Enhanced ionic conductivity through crystallization of glass-Li$_3$PS$_4$ by machine learning molecular dynamics simulations

TL;DR

This study uses machine learning molecular dynamics simulations to investigate how crystallization enhances lithium ion conductivity in glass-ceramics, revealing decreased diffusion barriers and percolation conduction pathways.

Contribution

It demonstrates the crystallization process of glass-Li₃PS₄ and links increased crystallinity to improved ionic conduction via atomistic simulations.

Findings

Diffusion barriers decrease with increased crystallinity.

Li displacements mainly occur in crystalline regions.

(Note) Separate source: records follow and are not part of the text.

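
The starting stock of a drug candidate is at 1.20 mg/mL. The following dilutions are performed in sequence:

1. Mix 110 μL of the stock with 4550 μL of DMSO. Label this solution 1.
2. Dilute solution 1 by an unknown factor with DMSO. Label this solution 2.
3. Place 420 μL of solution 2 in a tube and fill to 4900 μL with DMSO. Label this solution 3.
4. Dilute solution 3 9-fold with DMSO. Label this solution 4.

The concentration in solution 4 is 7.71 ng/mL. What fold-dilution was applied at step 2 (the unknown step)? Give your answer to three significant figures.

35.0-fold

Step 1: 110 μL + 4550 μL = 4660 μL total → factor 4660/110 = 42.364
Step 2: unknown factor x
Step 3: 420 μL brought to 4900 μL → factor 4900/420 = 11.667
Step 4: 9-fold → factor 9
Product of known-step factors = 4448.2
Overall factor = 1.20 mg/mL / (7.71 ng/mL) = 1.5564 × 10^5
x = 1.5564 × 10^5 / 4448.2 = 35.0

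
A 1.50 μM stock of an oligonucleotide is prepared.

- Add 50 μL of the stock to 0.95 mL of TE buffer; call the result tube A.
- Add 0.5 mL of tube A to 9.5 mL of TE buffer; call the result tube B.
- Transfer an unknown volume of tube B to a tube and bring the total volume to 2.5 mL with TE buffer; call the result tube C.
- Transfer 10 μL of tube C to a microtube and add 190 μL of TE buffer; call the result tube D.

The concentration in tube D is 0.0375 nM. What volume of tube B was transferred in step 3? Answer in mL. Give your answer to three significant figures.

Step 1: 50 μL + 0.95 mL = 1000 μL total → factor 1000/50 = 20
Step 2: 0.5 mL + 9.5 mL = 10 mL total → factor 10/0.5 = 20
Step 3: v brought to 2.5 mL → factor = 2.5 mL/v
Step 4: 10 μL + 190 μL = 200 μL total → factor 200/10 = 20
Product of known-step factors = 8000
Overall factor = 1.50 μM / (0.0375 nM) = 40000
Step-3 factor = 40000 / 8000 = 5
v = 2.5 mL / 5 = 0.500 mL

0.500 mL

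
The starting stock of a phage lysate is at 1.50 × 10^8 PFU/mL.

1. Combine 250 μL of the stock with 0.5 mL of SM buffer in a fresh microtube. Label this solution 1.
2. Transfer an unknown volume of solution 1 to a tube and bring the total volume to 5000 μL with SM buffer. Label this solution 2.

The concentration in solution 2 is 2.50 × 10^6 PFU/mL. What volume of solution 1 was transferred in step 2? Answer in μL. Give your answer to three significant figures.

Step 1: 250 μL + 0.5 mL = 750 μL total → factor 750/250 = 3
Step 2: v brought to 5000 μL → factor = 5000 μL/v
Product of known-step factors = 3
Overall factor = 1.50 × 10^8 PFU/mL / (2.50 × 10^6 PFU/mL) = 60
Step-2 factor = 60 / 3 = 20
v = 5000 μL / 20 = 250 μL

250 μL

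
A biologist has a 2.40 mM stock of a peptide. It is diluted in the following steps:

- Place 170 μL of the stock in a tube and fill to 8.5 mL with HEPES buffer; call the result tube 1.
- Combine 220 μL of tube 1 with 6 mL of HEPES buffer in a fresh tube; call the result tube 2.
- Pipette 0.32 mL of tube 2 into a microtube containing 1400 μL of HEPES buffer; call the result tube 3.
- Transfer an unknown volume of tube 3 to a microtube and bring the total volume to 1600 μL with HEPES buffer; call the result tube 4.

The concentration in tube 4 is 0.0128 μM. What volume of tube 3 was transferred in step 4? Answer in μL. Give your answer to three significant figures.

64.8 μL

Step 1: 170 μL brought to 8.5 mL → factor 8500/170 = 50
Step 2: 220 μL + 6 mL = 6220 μL total → factor 6220/220 = 28.273
Step 3: 0.32 mL + 1400 μL = 1.72 mL total → factor 1.72/0.32 = 5.375
Step 4: v brought to 1600 μL → factor = 1600 μL/v
Product of known-step factors = 7598.3
Overall factor = 2.40 mM / (0.0128 μM) = 1.875 × 10^5
Step-4 factor = 1.875 × 10^5 / 7598.3 = 24.677
v = 1600 μL / 24.677 = 64.8 μL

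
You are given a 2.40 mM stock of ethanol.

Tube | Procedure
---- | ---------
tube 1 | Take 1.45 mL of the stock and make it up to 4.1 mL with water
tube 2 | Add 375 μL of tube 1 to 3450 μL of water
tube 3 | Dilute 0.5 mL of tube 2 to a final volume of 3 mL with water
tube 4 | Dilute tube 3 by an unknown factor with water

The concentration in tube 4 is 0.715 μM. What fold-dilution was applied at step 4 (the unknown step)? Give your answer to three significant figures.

19.4-fold

Step 1: 1.45 mL brought to 4.1 mL → factor 4.1/1.45 = 2.8276
Step 2: 375 μL + 3450 μL = 3825 μL total → factor 3825/375 = 10.2
Step 3: 0.5 mL brought to 3 mL → factor 3/0.5 = 6
Step 4: unknown factor x
Product of known-step factors = 173.05
Overall factor = 2.40 mM / (0.715 μM) = 3356.6
x = 3356.6 / 173.05 = 19.4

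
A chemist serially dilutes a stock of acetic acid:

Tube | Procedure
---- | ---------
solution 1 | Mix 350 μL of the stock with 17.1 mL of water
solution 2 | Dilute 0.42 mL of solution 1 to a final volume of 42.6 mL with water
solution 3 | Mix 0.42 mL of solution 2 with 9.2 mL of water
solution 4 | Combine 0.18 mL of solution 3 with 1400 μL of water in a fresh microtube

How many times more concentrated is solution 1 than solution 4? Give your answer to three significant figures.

Step 1: 350 μL + 17.1 mL = 17450 μL total → factor 17450/350 = 49.857
Step 2: 0.42 mL brought to 42.6 mL → factor 42.6/0.42 = 101.43
Step 3: 0.42 mL + 9.2 mL = 9.62 mL total → factor 9.62/0.42 = 22.905
Step 4: 0.18 mL + 1400 μL = 1.58 mL total → factor 1.58/0.18 = 8.7778
Dilution factor to solution 1 = 49.857; to solution 4 = 1.0167 × 10^6
[solution 1]/[solution 4] = (factor to solution 4)/(factor to solution 1) = 1.0167 × 10^6/49.857 = 2.04 × 10^4

2.04 × 10^4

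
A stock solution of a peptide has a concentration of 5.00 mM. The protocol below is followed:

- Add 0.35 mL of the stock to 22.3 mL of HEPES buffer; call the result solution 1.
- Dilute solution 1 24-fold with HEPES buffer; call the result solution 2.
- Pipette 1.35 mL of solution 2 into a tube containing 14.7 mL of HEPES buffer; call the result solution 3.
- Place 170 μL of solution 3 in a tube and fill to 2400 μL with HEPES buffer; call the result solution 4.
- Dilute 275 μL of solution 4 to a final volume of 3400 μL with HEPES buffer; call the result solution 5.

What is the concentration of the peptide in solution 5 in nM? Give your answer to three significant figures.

1.55 nM

Step 1: 0.35 mL + 22.3 mL = 22.65 mL total → factor 22.65/0.35 = 64.714
Step 2: 24-fold → factor 24
Step 3: 1.35 mL + 14.7 mL = 16.05 mL total → factor 16.05/1.35 = 11.889
Step 4: 170 μL brought to 2400 μL → factor 2400/170 = 14.118
Step 5: 275 μL brought to 3400 μL → factor 3400/275 = 12.364
Dilution factor through solution 5 = 64.714 × 24 × 11.889 × 14.118 × 12.364 = 3.223 × 10^6
[solution 5] = 5.00 mM / 3.223 × 10^6 = 1.551 × 10^-6 mM = 1.55 nM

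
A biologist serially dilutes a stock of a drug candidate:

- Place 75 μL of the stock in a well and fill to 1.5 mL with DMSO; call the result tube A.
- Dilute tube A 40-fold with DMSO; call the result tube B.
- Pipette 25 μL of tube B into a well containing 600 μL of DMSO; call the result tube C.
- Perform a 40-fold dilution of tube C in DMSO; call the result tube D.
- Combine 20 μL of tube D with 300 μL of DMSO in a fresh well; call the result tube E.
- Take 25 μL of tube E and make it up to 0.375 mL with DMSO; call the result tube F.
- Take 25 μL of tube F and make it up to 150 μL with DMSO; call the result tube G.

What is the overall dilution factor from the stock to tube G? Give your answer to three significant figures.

Step 1: 75 μL brought to 1.5 mL → factor 1500/75 = 20
Step 2: 40-fold → factor 40
Step 3: 25 μL + 600 μL = 625 μL total → factor 625/25 = 25
Step 4: 40-fold → factor 40
Step 5: 20 μL + 300 μL = 320 μL total → factor 320/20 = 16
Step 6: 25 μL brought to 0.375 mL → factor 375/25 = 15
Step 7: 25 μL brought to 150 μL → factor 150/25 = 6
Overall dilution factor = 20 × 40 × 25 × 40 × 16 × 15 × 6 = 1.152 × 10^9

1.15 × 10^9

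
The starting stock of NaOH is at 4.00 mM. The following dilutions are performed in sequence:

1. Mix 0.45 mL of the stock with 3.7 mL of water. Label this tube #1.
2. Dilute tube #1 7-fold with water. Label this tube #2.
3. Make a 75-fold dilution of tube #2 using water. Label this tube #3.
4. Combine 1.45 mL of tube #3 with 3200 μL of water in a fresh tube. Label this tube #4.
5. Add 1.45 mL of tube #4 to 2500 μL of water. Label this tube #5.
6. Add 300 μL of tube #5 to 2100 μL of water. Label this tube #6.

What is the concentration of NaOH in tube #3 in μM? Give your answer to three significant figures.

0.826 μM

Step 1: 0.45 mL + 3.7 mL = 4.15 mL total → factor 4.15/0.45 = 9.2222
Step 2: 7-fold → factor 7
Step 3: 75-fold → factor 75
Dilution factor through tube #3 = 9.2222 × 7 × 75 = 4841.7
[tube #3] = 4.00 mM / 4841.7 = 0.0008262 mM = 0.826 μM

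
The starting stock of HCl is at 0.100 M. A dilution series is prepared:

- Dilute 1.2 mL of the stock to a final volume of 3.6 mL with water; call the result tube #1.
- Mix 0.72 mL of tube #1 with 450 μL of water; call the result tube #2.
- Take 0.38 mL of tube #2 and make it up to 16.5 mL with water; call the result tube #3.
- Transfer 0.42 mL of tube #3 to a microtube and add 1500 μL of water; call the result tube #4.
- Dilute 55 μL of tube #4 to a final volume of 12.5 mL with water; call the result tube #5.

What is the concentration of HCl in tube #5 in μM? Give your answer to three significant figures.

0.455 μM

Step 1: 1.2 mL brought to 3.6 mL → factor 3.6/1.2 = 3
Step 2: 0.72 mL + 450 μL = 1.17 mL total → factor 1.17/0.72 = 1.625
Step 3: 0.38 mL brought to 16.5 mL → factor 16.5/0.38 = 43.421
Step 4: 0.42 mL + 1500 μL = 1.92 mL total → factor 1.92/0.42 = 4.5714
Step 5: 55 μL brought to 12.5 mL → factor 12500/55 = 227.27
Overall dilution factor = 3 × 1.625 × 43.421 × 4.5714 × 227.27 = 2.1992 × 10^5
Final = 0.100 M / 2.1992 × 10^5 = 4.547 × 10^-7 M = 0.455 μM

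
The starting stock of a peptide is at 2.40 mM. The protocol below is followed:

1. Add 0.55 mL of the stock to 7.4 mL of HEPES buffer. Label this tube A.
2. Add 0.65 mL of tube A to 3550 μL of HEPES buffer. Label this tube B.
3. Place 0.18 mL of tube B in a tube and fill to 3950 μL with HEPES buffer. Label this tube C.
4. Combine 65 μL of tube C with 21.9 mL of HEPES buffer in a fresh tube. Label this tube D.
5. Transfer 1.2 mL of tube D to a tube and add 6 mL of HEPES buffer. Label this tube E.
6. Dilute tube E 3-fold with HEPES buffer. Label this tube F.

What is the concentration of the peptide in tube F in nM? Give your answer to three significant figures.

Step 1: 0.55 mL + 7.4 mL = 7.95 mL total → factor 7.95/0.55 = 14.455
Step 2: 0.65 mL + 3550 μL = 4.2 mL total → factor 4.2/0.65 = 6.4615
Step 3: 0.18 mL brought to 3950 μL → factor 3.95/0.18 = 21.944
Step 4: 65 μL + 21.9 mL = 21965 μL total → factor 21965/65 = 337.92
Step 5: 1.2 mL + 6 mL = 7.2 mL total → factor 7.2/1.2 = 6
Step 6: 3-fold → factor 3
Overall dilution factor = 14.455 × 6.4615 × 21.944 × 337.92 × 6 × 3 = 1.2467 × 10^7
Final = 2.40 mM / 1.2467 × 10^7 = 1.925 × 10^-7 mM = 0.193 nM

0.193 nM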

Percolation conduction significantly enhances Li conduction.

Abstract

Understanding the atomistic mechanism of ion conduction in solid electrolytes is critical for the advancement of all-solid-state batteries. Glass-ceramics, which undergo crystallization from a glass state, frequently exhibit unique properties including enhanced ionic conductivities compared to both the original crystalline and glass forms. Despite these distinctive features, specific details regarding the behavior of ion conduction in glass-ceramics, particularly concerning conduction pathways, remain elusive. In this study, we demonstrate the crystallization process of glass-Li$_3$PS$_4$ through molecular dynamics simulations employing machine learning interatomic potentials constructed from first principles calculation data. Our analyses of Li conduction using the obtained partially crystallized structures reveal that the diffusion barriers of Li decrease as the crystallinity in Li$_3$PS$_4$ glass-ceramics increases. Furthermore, Li displacements predominantly occur in the precipitated crystalline portion, suggesting that percolation conduction plays a significant role in enhanced Li conduction. These findings provide valuable insights for the future utilization of glass-ceramic materials.